When I visited Iceland this year, the end of the Northern Lights ‘season’, which runs from October to April, was imminent. Of course, there’s no real seasonality to the charged solar winds that occur year round, but in daylight or twilight they’re invisible. In April, with summer approaching, Iceland’s nights are getting shorter by seven minutes every day, meaning it’s harder and harder to achieve the deep darkness needed to witness the lights.
One night we drove far out of Reykjavik to an isolated icy field, far from the city’s lights. It was a clear, cloudless night, and a typical minus eight degrees. Sunset occurred at 11pm, but full darkness took another two hours. Around 1am, a line of palest green danced slowly across the eastern horizon, like a wisp of smoke.
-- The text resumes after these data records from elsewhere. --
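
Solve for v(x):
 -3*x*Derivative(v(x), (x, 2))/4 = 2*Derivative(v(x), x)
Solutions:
 v(x) = C1 + C2/x^(5/3)


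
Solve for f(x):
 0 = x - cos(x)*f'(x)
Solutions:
 f(x) = C1 + Integral(x/cos(x), x)


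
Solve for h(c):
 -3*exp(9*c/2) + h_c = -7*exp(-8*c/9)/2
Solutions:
 h(c) = C1 + 2*exp(9*c/2)/3 + 63*exp(-8*c/9)/16


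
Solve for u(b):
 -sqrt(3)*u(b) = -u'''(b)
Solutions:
 u(b) = C3*exp(3^(1/6)*b) + (C1*sin(3^(2/3)*b/2) + C2*cos(3^(2/3)*b/2))*exp(-3^(1/6)*b/2)


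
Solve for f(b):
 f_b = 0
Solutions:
 f(b) = C1


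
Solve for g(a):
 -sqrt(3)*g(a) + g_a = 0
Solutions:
 g(a) = C1*exp(sqrt(3)*a)


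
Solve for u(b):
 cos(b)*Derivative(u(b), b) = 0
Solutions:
 u(b) = C1


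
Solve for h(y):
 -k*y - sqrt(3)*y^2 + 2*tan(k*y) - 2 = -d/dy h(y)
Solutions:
 h(y) = C1 + k*y^2/2 + sqrt(3)*y^3/3 + 2*y - 2*Piecewise((-log(cos(k*y))/k, Ne(k, 0)), (0, True))


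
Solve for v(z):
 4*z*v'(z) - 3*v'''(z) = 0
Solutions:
 v(z) = C1 + Integral(C2*airyai(6^(2/3)*z/3) + C3*airybi(6^(2/3)*z/3), z)


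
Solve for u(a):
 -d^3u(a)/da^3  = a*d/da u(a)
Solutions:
 u(a) = C1 + Integral(C2*airyai(-a) + C3*airybi(-a), a)


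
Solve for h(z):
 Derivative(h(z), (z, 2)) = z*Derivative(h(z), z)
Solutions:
 h(z) = C1 + C2*erfi(sqrt(2)*z/2)


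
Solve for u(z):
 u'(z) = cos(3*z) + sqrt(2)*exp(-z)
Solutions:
 u(z) = C1 + sin(3*z)/3 - sqrt(2)*exp(-z)


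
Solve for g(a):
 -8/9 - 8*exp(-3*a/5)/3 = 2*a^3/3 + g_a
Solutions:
 g(a) = C1 - a^4/6 - 8*a/9 + 40*exp(-3*a/5)/9


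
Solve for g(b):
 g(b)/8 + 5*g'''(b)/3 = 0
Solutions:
 g(b) = C3*exp(-3^(1/3)*5^(2/3)*b/10) + (C1*sin(3^(5/6)*5^(2/3)*b/20) + C2*cos(3^(5/6)*5^(2/3)*b/20))*exp(3^(1/3)*5^(2/3)*b/20)


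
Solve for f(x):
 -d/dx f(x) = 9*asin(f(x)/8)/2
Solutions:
 Integral(1/asin(_y/8), (_y, f(x))) = C1 - 9*x/2


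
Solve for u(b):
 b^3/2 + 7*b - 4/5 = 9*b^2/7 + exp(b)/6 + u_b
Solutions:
 u(b) = C1 + b^4/8 - 3*b^3/7 + 7*b^2/2 - 4*b/5 - exp(b)/6


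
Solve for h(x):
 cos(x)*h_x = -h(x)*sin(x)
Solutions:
 h(x) = C1*cos(x)


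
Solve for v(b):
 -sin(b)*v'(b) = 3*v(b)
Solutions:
 v(b) = C1*(cos(b) + 1)^(3/2)/(cos(b) - 1)^(3/2)


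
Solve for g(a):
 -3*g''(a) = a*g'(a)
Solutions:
 g(a) = C1 + C2*erf(sqrt(6)*a/6)


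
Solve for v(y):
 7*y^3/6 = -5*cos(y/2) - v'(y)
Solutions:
 v(y) = C1 - 7*y^4/24 - 10*sin(y/2)


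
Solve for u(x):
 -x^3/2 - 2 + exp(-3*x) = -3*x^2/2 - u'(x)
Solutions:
 u(x) = C1 + x^4/8 - x^3/2 + 2*x + exp(-3*x)/3


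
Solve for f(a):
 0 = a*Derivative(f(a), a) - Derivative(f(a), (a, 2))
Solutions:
 f(a) = C1 + C2*erfi(sqrt(2)*a/2)


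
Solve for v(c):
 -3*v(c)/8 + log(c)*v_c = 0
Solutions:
 v(c) = C1*exp(3*li(c)/8)


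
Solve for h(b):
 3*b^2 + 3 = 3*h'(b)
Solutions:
 h(b) = C1 + b^3/3 + b


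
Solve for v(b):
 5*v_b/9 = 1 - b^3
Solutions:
 v(b) = C1 - 9*b^4/20 + 9*b/5


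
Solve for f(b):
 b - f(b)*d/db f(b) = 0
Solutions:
 f(b) = -sqrt(C1 + b^2)
 f(b) = sqrt(C1 + b^2)


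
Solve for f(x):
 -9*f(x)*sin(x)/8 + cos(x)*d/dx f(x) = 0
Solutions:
 f(x) = C1/cos(x)^(9/8)


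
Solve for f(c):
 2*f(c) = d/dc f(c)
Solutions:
 f(c) = C1*exp(2*c)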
Over the next hour, wisps came and went, building sometimes towards the zenith of the night sky. In between, we huddled together for warmth inside the trucks, trying to uncramp our hands long enough to operate the long exposures on our cameras.
What happened next was almost indescribable. The lights began to meander upwards from every point on the horizon. They built in colour and intensity, until we could see unfurling ribbons of green with edges of purple, pink, and red. The whole sky came alive with dancing lights spiralling, streaming, twisting and undulating. All thoughts of being cold vanished. I looked directly overhead, and suddenly I was below the surface of streaming river currents of light above me.
Then, just as it came, it died away. I was left with shivers and the feeling of having experienced something truly miraculous in nature. So as the nights lengthen, take heart - because long nights mean there is more chance to see this ethereal marvel, this burst of visible solar energy.